Told ya. You see, Luntz is also a very wealthy man who “earned” his fortune by advising the 1%ers on how to frame the discussion as they pick the 99%s pockets down to the lint:
He reported that the popularity of capitalism was waning fast, calling that “a sad indication of what’s happening in our high schools and universities.”
And right about then I think we all noticed that the GQP started in on College Campus Cancel Culture as a regular talking point? Coinkydink?

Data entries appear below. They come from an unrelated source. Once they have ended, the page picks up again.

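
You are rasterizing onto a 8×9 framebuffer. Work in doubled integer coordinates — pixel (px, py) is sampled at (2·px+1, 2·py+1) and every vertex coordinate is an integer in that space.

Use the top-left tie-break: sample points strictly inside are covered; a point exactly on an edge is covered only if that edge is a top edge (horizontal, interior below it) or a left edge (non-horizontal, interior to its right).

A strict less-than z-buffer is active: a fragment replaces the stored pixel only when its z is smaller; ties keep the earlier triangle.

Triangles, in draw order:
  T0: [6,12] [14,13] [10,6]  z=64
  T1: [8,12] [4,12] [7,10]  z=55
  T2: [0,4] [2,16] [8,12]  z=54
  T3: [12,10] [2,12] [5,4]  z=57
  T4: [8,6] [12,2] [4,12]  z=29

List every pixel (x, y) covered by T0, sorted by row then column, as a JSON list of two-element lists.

T0:
  2·area = 52  (B↔C swapped to make it positive)
  edge (6, 12)→(10, 6): d=(4,-6) top-left  bias=+0
  edge (10, 6)→(14, 13): d=(4,7) right/bottom  bias=-1
  edge (14, 13)→(6, 12): d=(-8,-1) top-left  bias=+0
    (4,4)@(9, 9): e=[6,19,27] → X
    (5,4)@(11, 9): e=[18,5,29] → X
    (6,4)@(13, 9): e=[30,-9,31] → .
    (3,5)@(7, 11): e=[2,41,9] → X
    (6,5)@(13, 11): e=[38,-1,15] → .
    (3,6)@(7, 13): e=[10,49,-7] → .
    (4,6)@(9, 13): e=[22,35,-5] → .
    (5,6)@(11, 13): e=[34,21,-3] → .
  covered (5 px):
    . . . . . . . .
    . . . . . . . .
    . . . . . . . .
    . . . . . . . .
    . . . . X X . .
    . . . X X X . .
    . . . . . . . .
    . . . . . . . .
    . . . . . . . .
T1:
  2·area = 8
  edge (8, 12)→(4, 12): d=(-4,0) right/bottom  bias=-1
  edge (4, 12)→(7, 10): d=(3,-2) top-left  bias=+0
  edge (7, 10)→(8, 12): d=(1,2) right/bottom  bias=-1
    (3,5)@(7, 11): e=[4,3,1] → X
    (4,5)@(9, 11): e=[4,7,-3] → .
    (3,6)@(7, 13): e=[-4,9,3] → .
  covered (1 px):
    . . . . . . . .
    . . . . . . . .
    . . . . . . . .
    . . . . . . . .
    . . . . . . . .
    . . . X . . . .
    . . . . . . . .
    . . . . . . . .
    . . . . . . . .
T2:
  2·area = 80  (B↔C swapped to make it positive)
  edge (0, 4)→(8, 12): d=(8,8) right/bottom  bias=-1
  edge (8, 12)→(2, 16): d=(-6,4) right/bottom  bias=-1
  edge (2, 16)→(0, 4): d=(-2,-12) top-left  bias=+0
    (0,2)@(1, 5): e=[0,70,10] → .  [on edge]
    (0,3)@(1, 7): e=[16,58,6] → X
    (1,3)@(3, 7): e=[0,50,30] → .  [on edge]
    (0,4)@(1, 9): e=[32,46,2] → X
    (1,4)@(3, 9): e=[16,38,26] → X
    (2,4)@(5, 9): e=[0,30,50] → .  [on edge]
    (0,5)@(1, 11): e=[48,34,-2] → .
    (1,5)@(3, 11): e=[32,26,22] → X
    (2,5)@(5, 11): e=[16,18,46] → X
    (3,5)@(7, 11): e=[0,10,70] → .  [on edge]
    (1,6)@(3, 13): e=[48,14,18] → X
    (3,6)@(7, 13): e=[16,-2,66] → .
    (4,6)@(9, 13): e=[0,-10,90] → .  [on edge]
    (5,7)@(11, 15): e=[0,-30,110] → .  [on edge]
    (6,8)@(13, 17): e=[0,-50,130] → .  [on edge]
  covered (8 px):
    . . . . . . . .
    . . . . . . . .
    . . . . . . . .
    X . . . . . . .
    X X . . . . . .
    . X X . . . . .
    . X X . . . . .
    . X . . . . . .
    . . . . . . . .
T3:
  2·area = 74
  edge (12, 10)→(2, 12): d=(-10,2) right/bottom  bias=-1
  edge (2, 12)→(5, 4): d=(3,-8) top-left  bias=+0
  edge (5, 4)→(12, 10): d=(7,6) right/bottom  bias=-1
    (2,2)@(5, 5): e=[64,3,7] → X
    (3,2)@(7, 5): e=[60,19,-5] → .
    (2,3)@(5, 7): e=[44,9,21] → X
    (3,3)@(7, 7): e=[40,25,9] → X
    (4,3)@(9, 7): e=[36,41,-3] → .
    (2,4)@(5, 9): e=[24,15,35] → X
    (4,4)@(9, 9): e=[16,47,11] → X
    (5,4)@(11, 9): e=[12,63,-1] → .
    (1,5)@(3, 11): e=[8,5,61] → X
    (3,5)@(7, 11): e=[0,37,37] → .  [on edge]
    (4,5)@(9, 11): e=[-4,53,25] → .
    (1,6)@(3, 13): e=[-12,11,75] → .
  covered (8 px):
    . . . . . . . .
    . . . . . . . .
    . . X . . . . .
    . . X X . . . .
    . . X X X . . .
    . X X . . . . .
    . . . . . . . .
    . . . . . . . .
    . . . . . . . .
T4:
  2·area = 8
  edge (8, 6)→(12, 2): d=(4,-4) top-left  bias=+0
  edge (12, 2)→(4, 12): d=(-8,10) right/bottom  bias=-1
  edge (4, 12)→(8, 6): d=(4,-6) top-left  bias=+0
    (6,0)@(13, 1): e=[0,-2,10] → .  [on edge]
    (5,1)@(11, 3): e=[0,2,6] → X  [on edge]
    (6,1)@(13, 3): e=[8,-18,18] → .
    (4,2)@(9, 5): e=[0,6,2] → X  [on edge]
    (5,2)@(11, 5): e=[8,-14,14] → .
    (3,3)@(7, 7): e=[0,10,-2] → .  [on edge]
    (4,3)@(9, 7): e=[8,-10,10] → .
    (2,4)@(5, 9): e=[0,14,-6] → .  [on edge]
    (1,5)@(3, 11): e=[0,18,-10] → .  [on edge]
    (0,6)@(1, 13): e=[0,22,-14] → .  [on edge]
  covered (2 px):
    . . . . . . . .
    . . . . . X . .
    . . . . X . . .
    . . . . . . . .
    . . . . . . . .
    . . . . . . . .
    . . . . . . . .
    . . . . . . . .
    . . . . . . . .

Answer: [[4,4],[5,4],[3,5],[4,5],[5,5]]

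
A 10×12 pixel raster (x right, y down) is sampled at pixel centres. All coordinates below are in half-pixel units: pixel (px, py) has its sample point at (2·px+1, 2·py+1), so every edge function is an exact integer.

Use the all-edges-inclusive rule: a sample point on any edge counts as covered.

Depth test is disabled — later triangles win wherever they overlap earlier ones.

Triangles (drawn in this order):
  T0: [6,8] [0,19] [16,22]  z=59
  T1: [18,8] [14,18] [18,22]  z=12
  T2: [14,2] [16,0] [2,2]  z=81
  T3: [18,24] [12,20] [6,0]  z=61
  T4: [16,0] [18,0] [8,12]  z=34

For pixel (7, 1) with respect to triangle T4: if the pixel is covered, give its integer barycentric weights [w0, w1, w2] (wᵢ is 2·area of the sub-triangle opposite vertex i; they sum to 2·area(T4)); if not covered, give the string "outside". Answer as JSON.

T0:
  2·area = 194  (B↔C swapped to make it positive)
  edge (6, 8)→(16, 22): d=(10,14) inclusive
  edge (16, 22)→(0, 19): d=(-16,-3) inclusive
  edge (0, 19)→(6, 8): d=(6,-11) inclusive
    (0,0)@(1, 1): e=[0,291,-97] → .  [on edge]
    (2,5)@(5, 11): e=[44,143,7] → X
    (3,5)@(7, 11): e=[16,149,29] → X
    (4,5)@(9, 11): e=[-12,155,51] → .
    (2,6)@(5, 13): e=[64,111,19] → X
    (4,6)@(9, 13): e=[8,123,63] → X
    (5,6)@(11, 13): e=[-20,129,85] → .
    (1,7)@(3, 15): e=[112,73,9] → X
    (5,7)@(11, 15): e=[0,97,97] → X  [on edge]
    (6,7)@(13, 15): e=[-28,103,119] → .
    (1,8)@(3, 17): e=[132,41,21] → X
    (6,8)@(13, 17): e=[-8,71,131] → .
  covered (25 px):
    . . . . . . . . . .
    . . . . . . . . . .
    . . . . . . . . . .
    . . . . . . . . . .
    . . . . . . . . . .
    . . X X . . . . . .
    . . X X X . . . . .
    . X X X X X . . . .
    . X X X X X . . . .
    X X X X X X X . . .
    . . . . . X X X . .
    . . . . . . . . . .
T1:
  2·area = 56  (B↔C swapped to make it positive)
  edge (18, 8)→(18, 22): d=(0,14) inclusive
  edge (18, 22)→(14, 18): d=(-4,-4) inclusive
  edge (14, 18)→(18, 8): d=(4,-10) inclusive
    (0,2)@(1, 5): e=[238,0,-182] → .  [on edge]
    (1,3)@(3, 7): e=[210,0,-154] → .  [on edge]
    (2,4)@(5, 9): e=[182,0,-126] → .  [on edge]
    (3,5)@(7, 11): e=[154,0,-98] → .  [on edge]
    (8,5)@(17, 11): e=[14,40,2] → X
    (9,5)@(19, 11): e=[-14,48,22] → .
    (4,6)@(9, 13): e=[126,0,-70] → .  [on edge]
    (8,6)@(17, 13): e=[14,32,10] → X
    (9,6)@(19, 13): e=[-14,40,30] → .
    (5,7)@(11, 15): e=[98,0,-42] → .  [on edge]
    (8,7)@(17, 15): e=[14,24,18] → X
    (9,7)@(19, 15): e=[-14,32,38] → .
    (6,8)@(13, 17): e=[70,0,-14] → .  [on edge]
    (7,9)@(15, 19): e=[42,0,14] → X  [on edge]
    (8,10)@(17, 21): e=[14,0,42] → X  [on edge]
    (9,11)@(19, 23): e=[-14,0,70] → .  [on edge]
  covered (8 px):
    . . . . . . . . . .
    . . . . . . . . . .
    . . . . . . . . . .
    . . . . . . . . . .
    . . . . . . . . . .
    . . . . . . . . X .
    . . . . . . . . X .
    . . . . . . . . X .
    . . . . . . . X X .
    . . . . . . . X X .
    . . . . . . . . X .
    . . . . . . . . . .
T2:
  2·area = 24  (B↔C swapped to make it positive)
  edge (14, 2)→(2, 2): d=(-12,0) inclusive
  edge (2, 2)→(16, 0): d=(14,-2) inclusive
  edge (16, 0)→(14, 2): d=(-2,2) inclusive
    (4,0)@(9, 1): e=[12,0,12] → X  [on edge]
    (5,0)@(11, 1): e=[12,4,8] → X
    (6,0)@(13, 1): e=[12,8,4] → X
    (7,0)@(15, 1): e=[12,12,0] → X  [on edge]
    (8,0)@(17, 1): e=[12,16,-4] → .
    (4,1)@(9, 3): e=[-12,28,8] → .
    (5,1)@(11, 3): e=[-12,32,4] → .
    (6,1)@(13, 3): e=[-12,36,0] → .  [on edge]
    (7,1)@(15, 3): e=[-12,40,-4] → .
    (5,2)@(11, 5): e=[-36,60,0] → .  [on edge]
    (4,3)@(9, 7): e=[-60,84,0] → .  [on edge]
    (3,4)@(7, 9): e=[-84,108,0] → .  [on edge]
    (2,5)@(5, 11): e=[-108,132,0] → .  [on edge]
    (1,6)@(3, 13): e=[-132,156,0] → .  [on edge]
    (0,7)@(1, 15): e=[-156,180,0] → .  [on edge]
  covered (4 px):
    . . . . X X X X . .
    . . . . . . . . . .
    . . . . . . . . . .
    . . . . . . . . . .
    . . . . . . . . . .
    . . . . . . . . . .
    . . . . . . . . . .
    . . . . . . . . . .
    . . . . . . . . . .
    . . . . . . . . . .
    . . . . . . . . . .
    . . . . . . . . . .
T3:
  2·area = 96
  edge (18, 24)→(12, 20): d=(-6,-4) inclusive
  edge (12, 20)→(6, 0): d=(-6,-20) inclusive
  edge (6, 0)→(18, 24): d=(12,24) inclusive
    (3,1)@(7, 3): e=[82,2,12] → X
    (4,1)@(9, 3): e=[90,42,-36] → .
    (3,2)@(7, 5): e=[70,-10,36] → .
    (4,3)@(9, 7): e=[66,18,12] → X
    (5,3)@(11, 7): e=[74,58,-36] → .
    (4,4)@(9, 9): e=[54,6,36] → X
    (5,4)@(11, 9): e=[62,46,-12] → .
    (4,5)@(9, 11): e=[42,-6,60] → .
    (5,5)@(11, 11): e=[50,34,12] → X
    (6,5)@(13, 11): e=[58,74,-36] → .
    (5,6)@(11, 13): e=[38,22,36] → X
    (6,6)@(13, 13): e=[46,62,-12] → .
  covered (12 px):
    . . . . . . . . . .
    . . . X . . . . . .
    . . . . . . . . . .
    . . . . X . . . . .
    . . . . X . . . . .
    . . . . . X . . . .
    . . . . . X . . . .
    . . . . . X X . . .
    . . . . . . X . . .
    . . . . . . X X . .
    . . . . . . . X . .
    . . . . . . . . X .
T4:
  2·area = 24
  edge (16, 0)→(18, 0): d=(2,0) inclusive
  edge (18, 0)→(8, 12): d=(-10,12) inclusive
  edge (8, 12)→(16, 0): d=(8,-12) inclusive
    (8,0)@(17, 1): e=[2,2,20] → X
    (9,0)@(19, 1): e=[2,-22,44] → .
    (7,1)@(15, 3): e=[6,6,12] → X
    (8,1)@(17, 3): e=[6,-18,36] → .
    (6,2)@(13, 5): e=[10,10,4] → X
    (7,2)@(15, 5): e=[10,-14,28] → .
    (6,3)@(13, 7): e=[14,-10,20] → .
  covered (3 px):
    . . . . . . . . X .
    . . . . . . . X . .
    . . . . . . X . . .
    . . . . . . . . . .
    . . . . . . . . . .
    . . . . . . . . . .
    . . . . . . . . . .
    . . . . . . . . . .
    . . . . . . . . . .
    . . . . . . . . . .
    . . . . . . . . . .
    . . . . . . . . . .

Result: [6,12,6]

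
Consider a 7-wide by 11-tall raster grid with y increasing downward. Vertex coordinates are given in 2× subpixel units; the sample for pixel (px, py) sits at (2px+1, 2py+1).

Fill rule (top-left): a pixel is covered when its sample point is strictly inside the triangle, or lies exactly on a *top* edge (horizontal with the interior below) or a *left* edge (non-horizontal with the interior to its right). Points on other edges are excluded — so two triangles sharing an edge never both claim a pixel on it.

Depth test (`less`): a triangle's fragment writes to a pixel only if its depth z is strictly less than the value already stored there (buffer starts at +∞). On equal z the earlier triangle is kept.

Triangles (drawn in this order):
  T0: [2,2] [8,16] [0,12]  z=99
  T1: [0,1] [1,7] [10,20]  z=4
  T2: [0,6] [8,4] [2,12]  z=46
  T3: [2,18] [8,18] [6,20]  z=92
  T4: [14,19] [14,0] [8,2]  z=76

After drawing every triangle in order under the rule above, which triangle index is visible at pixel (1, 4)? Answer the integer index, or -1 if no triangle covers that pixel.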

Public opinion, Luntz wrote, was strongly in favor of raising taxes on the rich, limiting corporate executive pay, providing tuition-free college and universal health care, and paying all working people a “living wage,” even when they’re not working.
Note that Luntz is discussing all of these issues as a problem.
Luntz noted with obvious disapproval that “just 31% of Americans self-identify themselves as capitalists” and that socialism is seen as “better than capitalism in helping the poor and struggling working class, first-generation immigrants, and people entering the workforce for the first time.”
Shorter: How Ya Gonna Keep ’em Down on the Farm (After They’ve Seen Paree)?
This is the stuff of Board Room nightmares. Capitalism requires winners AND losers and if the losers realize that they are bred/born/work/die to keep their Lords and Ladies on yachts and jets, they might not take it well. You see, unbeknownst to the ruling class, the serfs have their own hopes and dreams, and they are beginning to notice, even in Possum Hollar, that the game is rigged!
And then Luntz starts to issue his prescription:
Luntz advised a switch in semantics and branding: Conservatives should stop using the word “capitalism” and start saying “economic freedom,” argue that hard work and good ideas are what create massive wealth, rather than political, legal and economic advantages, and change the education system — presumably to promote pro-capitalist ideology.
Luntz’ memo is here. It’s pretty stunning not just for what he says, but what he leaves out. Nihilism we said at the top, and this memo is pretty much the definition of it.
But no where in any of this does Luntz suggest that anyone quit being so greedy and that maybe sharing your good fortune with others is the easiest, cheapest and best way to stop the tumbrels from rolling down the streets.